“You post about your life,” he says, smooth and certain.
My stomach tightens. I try again. A different angle. “It’s just weird you measure your life by my movements.” I pause. “What about before that?”
He furrows his brow as he thinks back. “Before you cut your hair.”
My breath catches. I didn’t tell him that. Not like that. Not timed. But I guess I might have posted a selfie on social media. Ilet out a small laugh, but it doesn’t land right. “You’re being weirdly precise.”
His gaze doesn’t shift. “You like it shorter,” he says. “You just needed a reason to do it.”
Something cold slides under my skin. I swallow. “People don’t just know things like that.”
He watches me. “I know you,” he says. A beat. Then—“I always have.”
It hits harder than it should. My chest tightens. “That’s not—” I shake my head slightly. “That doesn’t make sense.”
“It doesn’t have to.”
Of course he would say that.
I push off the counter, needing space now. Actual space. “This is—” I exhale sharply. “I think I’m going to go out for a bit.” I turn toward the door, but I don’t get far.
His hand closes around my wrist. Firmer than before. Not enough to hurt, but enough to stop me.
My pulse spikes. “Soren?—”
“No.” The word is quiet. Flat.
Something in my chest drops. “I just said I was going out,” I push, turning slightly, trying to pull my wrist free.
His grip tightens. “That’s not happening.”
My breath catches, because his words land like correction. I tug again, sharper this time. “Soren, let go?—”
He moves, fast enough that I don’t get another step.
My back hits the wall. Not hard, but enough to knock the breath out of me.

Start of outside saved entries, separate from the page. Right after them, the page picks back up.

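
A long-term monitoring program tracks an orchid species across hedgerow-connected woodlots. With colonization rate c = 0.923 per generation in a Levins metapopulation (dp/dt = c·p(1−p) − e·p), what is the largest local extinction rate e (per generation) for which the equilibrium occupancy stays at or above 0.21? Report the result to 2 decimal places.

0.73

1 − e/c ≥ 0.21 ⇒ e ≤ c(1 − 0.21) = 0.923 × 0.7900.
e_max = 0.7292.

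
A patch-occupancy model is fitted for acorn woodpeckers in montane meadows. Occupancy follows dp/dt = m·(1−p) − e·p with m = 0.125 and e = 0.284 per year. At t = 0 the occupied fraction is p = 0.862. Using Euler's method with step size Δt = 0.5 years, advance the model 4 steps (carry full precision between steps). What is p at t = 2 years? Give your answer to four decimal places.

Update rule: p ← p + [m·(1−p) − e·p]·Δt with Δt = 0.5.
  1  |  dp/dt·Δt = -0.113779  |  p_1 = 0.748221
  2  |  dp/dt·Δt = -0.090511  |  p_2 = 0.657710
  3  |  dp/dt·Δt = -0.072002  |  p_3 = 0.585708
  4  |  dp/dt·Δt = -0.057277  |  p_4 = 0.528431

0.5284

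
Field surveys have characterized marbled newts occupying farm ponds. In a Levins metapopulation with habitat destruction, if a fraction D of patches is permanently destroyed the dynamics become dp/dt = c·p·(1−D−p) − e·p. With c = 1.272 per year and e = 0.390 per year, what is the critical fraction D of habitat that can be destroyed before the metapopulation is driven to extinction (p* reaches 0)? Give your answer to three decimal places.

The nontrivial equilibrium is p* = (1−D) − e/c; extinction occurs when this hits zero.
So D_crit = 1 − e/c = 1 − 0.390/1.272 = 1 − 0.3066 = 0.6934.
This equals the undisturbed p*, a classic result of Lande's extension.

0.693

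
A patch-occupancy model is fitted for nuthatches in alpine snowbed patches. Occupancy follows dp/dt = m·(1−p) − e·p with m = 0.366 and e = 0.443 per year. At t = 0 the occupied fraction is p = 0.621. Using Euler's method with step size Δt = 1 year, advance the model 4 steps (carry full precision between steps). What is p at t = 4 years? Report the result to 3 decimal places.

Update rule: p ← p + [m·(1−p) − e·p]·Δt with Δt = 1.
step 1: Δp = -0.13639, p = 0.48461
step 2: Δp = -0.02605, p = 0.45856
step 3: Δp = -0.00498, p = 0.45359
step 4: Δp = -0.00095, p = 0.45263

0.453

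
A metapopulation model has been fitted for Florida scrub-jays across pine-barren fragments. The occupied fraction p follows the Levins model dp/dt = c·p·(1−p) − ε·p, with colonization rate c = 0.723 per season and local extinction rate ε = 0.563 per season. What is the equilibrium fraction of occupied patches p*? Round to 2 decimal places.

Setting dp/dt = 0 and dividing through by p* gives c·(1−p*) = ε.
So p* = 1 − ε/c = 1 − 0.563/0.723 = 1 − 0.7787 = 0.2213.

0.22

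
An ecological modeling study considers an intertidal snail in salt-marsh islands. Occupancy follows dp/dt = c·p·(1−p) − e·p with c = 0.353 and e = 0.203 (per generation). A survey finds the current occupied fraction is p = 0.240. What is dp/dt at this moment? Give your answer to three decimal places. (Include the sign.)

0.016

Colonization term: c·p·(1−p) = 0.353×0.240×0.7600 = 0.06439.
Extinction term: e·p = 0.04872.
dp/dt = 0.06439 − 0.04872 = 0.01567.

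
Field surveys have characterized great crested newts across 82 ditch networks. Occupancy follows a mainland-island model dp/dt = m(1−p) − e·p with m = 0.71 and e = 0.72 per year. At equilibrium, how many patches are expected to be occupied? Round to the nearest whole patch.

41

p* = m/(m+e) = 0.71/1.4300 = 0.4965.
Expected occupied patches = N × p* = 82 × 0.4965 = 40.71 ≈ 41.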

His hand shifts from my wrist to my waist, holding me there, closing the space completely.
My pulse is racing now, my breaths sharp and uneven. “This is exactly what I mean,” I say, my voice thin. “You don’t just get to decide things for me.”

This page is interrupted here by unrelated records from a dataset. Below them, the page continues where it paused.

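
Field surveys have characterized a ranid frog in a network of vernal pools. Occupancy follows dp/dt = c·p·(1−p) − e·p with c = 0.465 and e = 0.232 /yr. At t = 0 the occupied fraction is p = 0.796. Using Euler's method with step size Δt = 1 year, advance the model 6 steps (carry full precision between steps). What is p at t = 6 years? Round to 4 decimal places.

Update rule: p ← p + [c·p·(1−p) − e·p]·Δt with Δt = 1.
  1  |  dp/dt·Δt = -0.109163  |  p_1 = 0.686837
  2  |  dp/dt·Δt = -0.059328  |  p_2 = 0.627508
  3  |  dp/dt·Δt = -0.036892  |  p_3 = 0.590616
  4  |  dp/dt·Δt = -0.024591  |  p_4 = 0.566025
  5  |  dp/dt·Δt = -0.017095  |  p_5 = 0.548930
  6  |  dp/dt·Δt = -0.012215  |  p_6 = 0.536715

0.5367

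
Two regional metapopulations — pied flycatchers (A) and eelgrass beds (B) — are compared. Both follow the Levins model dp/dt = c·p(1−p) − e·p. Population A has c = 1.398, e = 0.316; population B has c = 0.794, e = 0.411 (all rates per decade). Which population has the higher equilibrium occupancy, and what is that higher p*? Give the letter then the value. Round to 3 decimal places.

A, 0.774

A: p*_A = 1 − 0.316/1.398 = 0.7740.
B: p*_B = 1 − 0.411/0.794 = 0.4824.
A is higher at 0.7740.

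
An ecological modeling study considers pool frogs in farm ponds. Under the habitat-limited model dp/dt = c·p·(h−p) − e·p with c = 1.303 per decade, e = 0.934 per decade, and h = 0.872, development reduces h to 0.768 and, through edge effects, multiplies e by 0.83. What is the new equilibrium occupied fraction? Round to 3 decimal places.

0.173

Before: p* = h − e/c = 0.872 − 0.934/1.303 = 0.872 − 0.7168 = 0.1552.
After: c = 1.303, e = 0.77522, h = 0.768; p* = 0.768 − 0.77522/1.303 = 0.1730.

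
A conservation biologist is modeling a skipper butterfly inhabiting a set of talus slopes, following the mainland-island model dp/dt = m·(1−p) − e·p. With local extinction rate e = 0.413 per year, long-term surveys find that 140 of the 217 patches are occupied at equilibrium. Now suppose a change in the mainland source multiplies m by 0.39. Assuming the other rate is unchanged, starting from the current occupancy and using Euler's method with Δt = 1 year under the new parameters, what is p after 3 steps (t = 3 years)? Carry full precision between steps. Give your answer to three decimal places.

Observed p* = 140/217 = 0.64516.
Balance m(1−p*) = e·p* gives m = e·p*/(1−p*) = 0.413×0.64516/0.35484 = 0.75091.
Starting from p₀ = 0.64516; update p ← p + (dp/dt)·Δt with the new parameters.
p: 0.64516 → 0.48263  (Δp = -0.16254)
p: 0.48263 → 0.43482  (Δp = -0.04781)
p: 0.43482 → 0.42075  (Δp = -0.01406)

0.421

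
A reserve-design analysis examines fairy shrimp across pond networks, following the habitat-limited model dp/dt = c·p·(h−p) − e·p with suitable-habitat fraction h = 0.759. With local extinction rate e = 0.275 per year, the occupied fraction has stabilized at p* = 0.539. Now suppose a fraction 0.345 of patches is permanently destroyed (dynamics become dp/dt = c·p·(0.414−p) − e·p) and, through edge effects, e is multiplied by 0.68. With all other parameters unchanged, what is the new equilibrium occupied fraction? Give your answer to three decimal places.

Balance c(h−p*) = e gives c = e/(0.759 − 0.53900) = 0.275/0.22000 = 1.25000.
New p* = 0.414 − e/c = 0.414 − 0.18700/1.25000 = 0.26440.

0.264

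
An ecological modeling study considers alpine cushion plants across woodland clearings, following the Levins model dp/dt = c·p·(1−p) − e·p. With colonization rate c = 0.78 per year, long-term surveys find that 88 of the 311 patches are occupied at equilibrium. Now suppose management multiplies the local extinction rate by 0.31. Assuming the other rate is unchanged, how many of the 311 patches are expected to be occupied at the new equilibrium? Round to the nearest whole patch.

Observed p* = 88/311 = 0.28296.
Balance c(1−p*) = e gives e = 0.78×(1 − 0.28296) = 0.55929.
New p* = 1 − e/c = 1 − 0.17338/0.78000 = 0.77772.
Expected occupied = 311 × 0.77772 = 241.87 ≈ 242.

242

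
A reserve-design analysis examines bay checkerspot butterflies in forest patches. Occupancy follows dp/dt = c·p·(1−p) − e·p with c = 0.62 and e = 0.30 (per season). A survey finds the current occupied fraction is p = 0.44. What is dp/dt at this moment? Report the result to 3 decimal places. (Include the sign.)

0.021

Colonization term: c·p·(1−p) = 0.62×0.44×0.5600 = 0.15277.
Extinction term: e·p = 0.13200.
dp/dt = 0.15277 − 0.13200 = 0.02077.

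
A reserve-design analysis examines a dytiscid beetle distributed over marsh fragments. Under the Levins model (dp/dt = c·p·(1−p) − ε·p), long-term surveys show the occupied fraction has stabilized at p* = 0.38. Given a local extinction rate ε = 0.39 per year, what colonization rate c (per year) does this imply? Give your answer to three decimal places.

At equilibrium c(1−p*) = ε, so c = ε/(1−p*).
c = 0.39/(1 − 0.38) = 0.39/0.6200 = 0.6290.

0.629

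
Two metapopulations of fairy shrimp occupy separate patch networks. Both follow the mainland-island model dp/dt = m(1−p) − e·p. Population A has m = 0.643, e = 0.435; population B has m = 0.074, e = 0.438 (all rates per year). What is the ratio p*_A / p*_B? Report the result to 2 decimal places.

4.13

A: p*_A = m/(m+e) = 0.643/1.0780 = 0.5965.
B: p*_B = 0.074/0.5120 = 0.1445.
p*_A / p*_B = 0.5965/0.1445 = 4.1270.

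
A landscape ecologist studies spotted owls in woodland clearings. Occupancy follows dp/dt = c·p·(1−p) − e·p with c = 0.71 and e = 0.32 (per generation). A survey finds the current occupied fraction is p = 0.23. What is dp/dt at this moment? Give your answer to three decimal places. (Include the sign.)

Colonization term: c·p·(1−p) = 0.71×0.23×0.7700 = 0.12574.
Extinction term: e·p = 0.07360.
dp/dt = 0.12574 − 0.07360 = 0.05214.

0.052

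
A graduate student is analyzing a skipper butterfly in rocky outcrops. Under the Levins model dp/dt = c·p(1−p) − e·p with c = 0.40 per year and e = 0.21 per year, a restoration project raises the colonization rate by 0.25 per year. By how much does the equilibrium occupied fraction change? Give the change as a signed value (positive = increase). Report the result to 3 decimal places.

0.202

Before: p* = 1 − 0.21/0.40 = 0.4750.
After the change, c = 0.65, e = 0.21, so p* = 1 − 0.21/0.65 = 0.6769.
Δp* = 0.6769 − 0.4750 = +0.2019.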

His gaze sharpens. Something in it changes. “You were always going to end up here.” The words land low and certain.
My stomach flips. “That doesn’t even mean anything,” I say, but it sounds weaker than I want it to.
His hand tightens at my waist. Not enough to bruise, but enough that I feel it. “You keep acting like this is something that’s happening to you,” he continues, quieter now. “Like you’re not part of it.”

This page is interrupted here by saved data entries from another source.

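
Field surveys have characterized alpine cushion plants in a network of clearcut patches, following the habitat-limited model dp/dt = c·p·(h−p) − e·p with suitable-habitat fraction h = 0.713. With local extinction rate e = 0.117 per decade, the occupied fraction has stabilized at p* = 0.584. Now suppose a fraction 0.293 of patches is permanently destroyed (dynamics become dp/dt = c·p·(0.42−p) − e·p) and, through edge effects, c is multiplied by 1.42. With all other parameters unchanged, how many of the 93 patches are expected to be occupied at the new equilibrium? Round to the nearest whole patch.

31

Balance c(h−p*) = e gives c = e/(0.713 − 0.58400) = 0.117/0.12900 = 0.90698.
New p* = 0.42 − e/c = 0.42 − 0.11700/1.28791 = 0.32916.
Expected occupied = 93 × 0.32916 = 30.61 ≈ 31.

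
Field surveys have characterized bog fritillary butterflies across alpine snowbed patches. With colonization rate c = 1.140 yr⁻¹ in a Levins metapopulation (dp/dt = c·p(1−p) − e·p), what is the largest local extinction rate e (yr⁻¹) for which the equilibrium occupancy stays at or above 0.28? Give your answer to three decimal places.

0.821

1 − e/c ≥ 0.28 ⇒ e ≤ c(1 − 0.28) = 1.140 × 0.7200.
e_max = 0.8208.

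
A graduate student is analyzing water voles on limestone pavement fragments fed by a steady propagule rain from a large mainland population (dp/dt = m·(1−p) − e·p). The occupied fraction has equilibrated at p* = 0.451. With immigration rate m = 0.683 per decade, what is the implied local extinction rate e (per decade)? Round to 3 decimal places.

0.831

At equilibrium m(1−p*) = e·p*, so e = m(1−p*)/p*.
e = 0.683 × 0.5490 / 0.451 = 0.8314.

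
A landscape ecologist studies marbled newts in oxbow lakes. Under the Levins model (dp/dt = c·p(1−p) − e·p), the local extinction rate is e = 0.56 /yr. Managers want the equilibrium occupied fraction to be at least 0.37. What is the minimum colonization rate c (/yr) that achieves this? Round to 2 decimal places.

0.89

p* = 1 − e/c ≥ 0.37 requires e/c ≤ 0.6300, i.e. c ≥ e/0.6300.
c_min = 0.56/0.6300 = 0.8889.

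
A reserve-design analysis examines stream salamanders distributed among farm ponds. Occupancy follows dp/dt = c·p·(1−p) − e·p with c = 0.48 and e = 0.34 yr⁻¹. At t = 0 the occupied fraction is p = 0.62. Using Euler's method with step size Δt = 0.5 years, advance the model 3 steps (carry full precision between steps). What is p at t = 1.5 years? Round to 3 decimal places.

Update rule: p ← p + [c·p·(1−p) − e·p]·Δt with Δt = 0.5.
step 1: Δp = -0.04886, p = 0.57114
step 2: Δp = -0.03831, p = 0.53283
step 3: Δp = -0.03084, p = 0.50199

0.502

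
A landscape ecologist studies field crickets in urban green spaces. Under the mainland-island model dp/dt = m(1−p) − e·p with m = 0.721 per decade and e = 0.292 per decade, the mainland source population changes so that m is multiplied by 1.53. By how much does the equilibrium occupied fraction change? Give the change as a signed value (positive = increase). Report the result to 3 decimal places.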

My breath stutters. “I’m not?—”
“You are.” The interruption is immediate—clean and final. “You just don’t like that you can’t control it.”
Something in my chest spikes. “That’s not—” I shake my head, trying to push against him, create space?—
His grip shifts. Stronger. Holding me in place. “Ivy… stop.” The word lands heavier this time.
My body stills. I hate that it does. I hate that it keeps doing that.
“I learned you,” he continues, quieter now. “What you do when you’re alone. What you say when you think no one’s listening. What you reach for when things get bad.”